You have described some applied commercial semioticians as people who actually do semiology not semiotics. What do you mean by this distinction and why is it important?
A great deal of applied commercial semiotics is really sophisticated analysis of language and anthropological reading of contemporary society. My feeling is, though, that we could go further. More focus on issues to do with nonverbality, emotion and cognition could yield amazing results. International academic semiotics nowadays is, in the main, orientated towards a vision of semiosis embedded within its evolutionary heritage – that’s the wider picture. But within that picture is facilitated an approach to human communication which is not just fixated on what can and cannot be communicated in linguistic terms – recurring tropes, figures of speech, ideological representations and the like – but also what is beyond speech: emotional dispositions, feelings, responses to qualities, nonverbal interaction with other humans, the environment and other species, by way of body distance/proximity, gestures, movement and vocal nonverbal communication.
How do you think semiotics can help us address the big socioeconomic and political challenges that are emerging?
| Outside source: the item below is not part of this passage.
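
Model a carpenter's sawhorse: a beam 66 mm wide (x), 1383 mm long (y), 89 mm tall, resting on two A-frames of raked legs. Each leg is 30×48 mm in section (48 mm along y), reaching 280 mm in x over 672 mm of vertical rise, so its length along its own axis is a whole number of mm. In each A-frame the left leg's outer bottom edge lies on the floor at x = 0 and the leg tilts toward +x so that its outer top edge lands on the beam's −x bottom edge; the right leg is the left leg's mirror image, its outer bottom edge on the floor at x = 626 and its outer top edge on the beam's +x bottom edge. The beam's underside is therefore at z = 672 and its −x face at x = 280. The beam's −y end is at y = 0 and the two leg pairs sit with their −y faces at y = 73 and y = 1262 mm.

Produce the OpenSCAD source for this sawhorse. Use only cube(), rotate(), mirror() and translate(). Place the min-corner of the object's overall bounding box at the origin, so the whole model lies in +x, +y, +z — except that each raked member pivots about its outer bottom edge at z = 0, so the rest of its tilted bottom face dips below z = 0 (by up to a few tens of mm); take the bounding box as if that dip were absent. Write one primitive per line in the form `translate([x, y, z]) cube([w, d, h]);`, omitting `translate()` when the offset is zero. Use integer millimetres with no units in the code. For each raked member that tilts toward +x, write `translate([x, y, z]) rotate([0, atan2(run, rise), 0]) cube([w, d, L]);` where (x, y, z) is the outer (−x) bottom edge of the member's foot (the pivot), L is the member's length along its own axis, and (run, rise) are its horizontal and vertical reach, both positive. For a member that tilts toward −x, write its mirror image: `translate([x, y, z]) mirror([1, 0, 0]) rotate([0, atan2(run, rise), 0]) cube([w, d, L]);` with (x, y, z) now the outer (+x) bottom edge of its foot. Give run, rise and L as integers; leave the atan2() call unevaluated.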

Some people think semiotics can’t do that, but I think such a view is short-sighted. Semiotics is very political. In short, it always has the potential of a great bullshit detector – if you can see how a message has been constructed, then you have some grip on power. This is the kind of thing that Barthes and Eco and their generation recognized and it’s still largely true. But there are other points in semiotics’ relation to politics. It studies all signification, so nothing that signifies escapes politicization. Also, in its acute scepticism it exposes how some semiosis is repressed because of either certain interests or certain biological or social developments. Possibly most important is that contemporary semiotics is concerned with the continuity between humans and other species, drawing out differences and similarities, particularly with respect to agency, and sometimes implying the responsibility humans have as constituents of a variegated environment.
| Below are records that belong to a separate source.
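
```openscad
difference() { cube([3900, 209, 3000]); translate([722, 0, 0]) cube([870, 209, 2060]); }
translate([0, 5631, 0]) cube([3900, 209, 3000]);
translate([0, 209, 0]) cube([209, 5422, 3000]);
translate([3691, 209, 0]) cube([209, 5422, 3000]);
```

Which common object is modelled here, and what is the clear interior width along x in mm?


A single room. The interior width is 3482 mm.

Four walls enclosing a rectangle with a door in the front wall — a room. Outside width 3900 minus two 209 mm walls gives 3482 mm.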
Tell us about the image you selected to accompany this interview.
It’s a picture of Clever Hans, the ‘intelligent’ horse whose arithmetic feats amazed the public in Europe in the early years of the twentieth century. In fact, the horse was revealed not to be calculating or operating in language but, instead, responding to a number of nonverbal cues emitted by his ‘interlocutor’. These were perceived by the horse but unseen by spectators who were taken in by his performances.
Is there a soundbite you can invent (or plagiarise) from Confucius or anywhere else that sums up semiotics (or the importance of semiotics) today?
No, there isn’t. I’m an academic, so I can’t do soundbites very well. I could probably do something verbose and alienating if you fancied it.